To bring this into the context of the rest of the paper is where it becomes difficult for me. The rest of the paper is dealing with the actual thought processes in which man can compute and record certain feelings or data. Lyotard also explains how we perceive the world from all angles and even predict certain aspects of it. We also can deal with the discontinuities of life, and put reasoning behind this, such as when we see objects repeatedly but they are never exactly the same, yet we still can recognize them fully. This seems to be someday obtainable by machines, even a distant sense of feelings and the ability of recognition. But this concept described in this paragraph is becoming an “unthought” for me. I cannot conceive that suffering is what brings us to think and that suffering is necessary to call thought…thought. If a machine is someday created that is smarter or thinks faster than us, I do not think the process of thought would be tarnished by not having the emotion of suffering. If you think about it a machine can learn whatever is brought before it or is taught to it, in a future machine perhaps even imagined before being learned. This process is the same in humans we can in fact learn things, but more amazing the way in which we can invent and imagine other things. A machine could be capable of this without suffering, perhaps it may be too smart to suffer? I am a bit of a science nerd myself and the idea of a computer which doesn’t compute with a binary code is being created as we speak with great successes. The idea that a machine would have to suffer or have unthought to indeed have thought does not fit with my understanding and does not seem to fit with the rest of this paper. The passage itself is not hard for me to comprehend but the way it fits with the rest of the text does. Did anyone else have trouble with this?
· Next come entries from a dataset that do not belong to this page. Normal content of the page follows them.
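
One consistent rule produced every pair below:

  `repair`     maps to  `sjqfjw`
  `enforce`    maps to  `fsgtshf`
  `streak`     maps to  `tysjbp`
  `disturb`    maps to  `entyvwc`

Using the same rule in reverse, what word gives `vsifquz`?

unhappy

Shifts by position in repair: pos 0: r→s (+1), pos 1: e→j (+5), pos 2: p→q (+1), pos 3: a→f (+5) — repeating every 2. It's a Vigenère-style cipher with numeric key [1,5]: position i shifts by key[i mod 2].
Reversing it on vsifquz: v−1=u, s−5=n, i−1=h, f−5=a, q−1=p, u−5=p, z−1=y.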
Lyotard, Jean-Francois. “Can Thought Go on without a Body?”
1 comment:
You're grappling with a genuinely difficult text, and your initial explanation of that text certainly has merit. I might disagree with details of your reading, but on the other hand I'm hardly confident that I have a pure, final understanding of Lyotard myself.
To me the interesting point is when you acknowledge that the idea of a suffering machine remains "unthought" for you. Your choice to engage with Lyotard's language, rather than just calling him wrong, is interesting.
From that point on, though, you lose your engagement with Lyotard. Rather than asking _why_ he thinks it's so necessary for thought (our own, not just mechanical thought) to be driven by suffering, you just assert that it doesn't have to be.
Let me toss out one idea: for Lyotard, the question of motive if critical. Why do we learn? Because we suffer. Why, then, should a machine learn at all, if it doesn't experience the pain of memory? I'm not saying that he's right, but you are, despite considerable engagement at the beginning, dodging him at the end.